Figure 4. Using synergistic NGF/B27 gradients polarizes spatial synapse distribution towards higher concentrations.

(A) Schematic view of synergistic NGF/B27 gradients in the main channel. (B1) False color images shows micropatterned cell layers through nuclei staining (DAPI, blue) and polarized pre-synaptic units (Synaptophysin, red). (B2) Inverted red channel highlight synapse distribution. (C) Evaluation parameters. (D, column) Surface plot of spatial synapse distribution and linear regression fit of data. D1: different lateral positions, D2: different vertical positions and D3: different experimental batches. (E) Averaged spatial synapse distribution correlates with linear fit of data (gradient effect) and is independent of evaluation parameters.

Figure 5. Different combinations of synergistic NGF/B27 gradients impact spatial synapse distribution.

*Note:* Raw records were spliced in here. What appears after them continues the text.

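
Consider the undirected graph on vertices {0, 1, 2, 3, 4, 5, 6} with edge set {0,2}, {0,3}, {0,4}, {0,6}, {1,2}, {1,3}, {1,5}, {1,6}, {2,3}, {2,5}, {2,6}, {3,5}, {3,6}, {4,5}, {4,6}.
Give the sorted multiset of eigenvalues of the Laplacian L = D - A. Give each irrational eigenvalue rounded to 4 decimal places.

[0, 2.7717, 3.6396, 4.8141, 6, 6, 6.7746]

With the vertex order [0, 1, 2, 3, 4, 5, 6], the degrees are [4, 4, 5, 5, 3, 4, 5], giving D = diag(4, 4, 5, 5, 3, 4, 5) and L = D - A. Diagonalising L (or applying a numerical eigensolver to the 7x7 matrix) gives the spectrum above. There is one zero in the spectrum, matching the 1 component.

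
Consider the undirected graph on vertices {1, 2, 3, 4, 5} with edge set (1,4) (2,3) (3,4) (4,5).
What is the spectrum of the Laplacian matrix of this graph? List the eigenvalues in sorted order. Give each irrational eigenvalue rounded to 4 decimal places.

Reading degrees in the order [1, 2, 3, 4, 5] gives [1, 1, 2, 3, 1]; set D = diag(1, 1, 2, 3, 1) and form L = D - A. Since every row of L sums to 0, the all-ones vector is in the kernel and 0 is an eigenvalue.

[0, 0.5188, 1, 2.3111, 4.1701]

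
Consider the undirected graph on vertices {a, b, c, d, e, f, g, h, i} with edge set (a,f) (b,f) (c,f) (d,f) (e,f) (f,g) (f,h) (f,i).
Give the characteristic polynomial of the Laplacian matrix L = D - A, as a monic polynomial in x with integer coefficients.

x^9 - 16x^8 + 84x^7 - 224x^6 + 350x^5 - 336x^4 + 196x^3 - 64x^2 + 9x

With the vertex order [a, b, c, d, e, f, g, h, i], the degrees are [1, 1, 1, 1, 1, 8, 1, 1, 1], giving D = diag(1, 1, 1, 1, 1, 8, 1, 1, 1) and L = D - A. Computing det(xI - L) by cofactor expansion (or equivalently via sum-over-permutations) gives x^9 - 16x^8 + 84x^7 - 224x^6 + 350x^5 - 336x^4 + 196x^3 - 64x^2 + 9x. The constant term is 0 because L is singular (the all-ones vector lies in its kernel).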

(A and C) Gradient input in the main channel. (A) Stable NGF gradient was combined with a homogenous B27 distribution or a B27 gradient. (B and D) Linear regression fits from synapse distribution. (B) Homogenous B27 distribution disturbs NGF gradient sensing. Cortical neurons express polarized synapse distribution only when synergistic NGF/B27 gradients interplay. (C) Homogenous B27 distribution was combined with increased ∇C/C_avg NGF gradients. (D) Disturbed synapse distribution was recovered through high relative NGF gradients.

Figure 6. Cell layer position influences spatial synapse distribution.

(A1 and B1) Schematic view of shifted cell layer position and NGF/B27 (12B27pNGF-53) gradient exposure. (A2 and B2) False color image shows cell pattern dependent synapse distribution in the micropatterned cell culture after 9 DIV. Pre-synaptic units: synaptophysin (red), cell nucleus: DAPI (blue), scale bar  = 100 µm. (A3 and B3) Surface plots of synapse distribution with linear fit of data demonstrate synaptic gradient response, z  = 5 µm.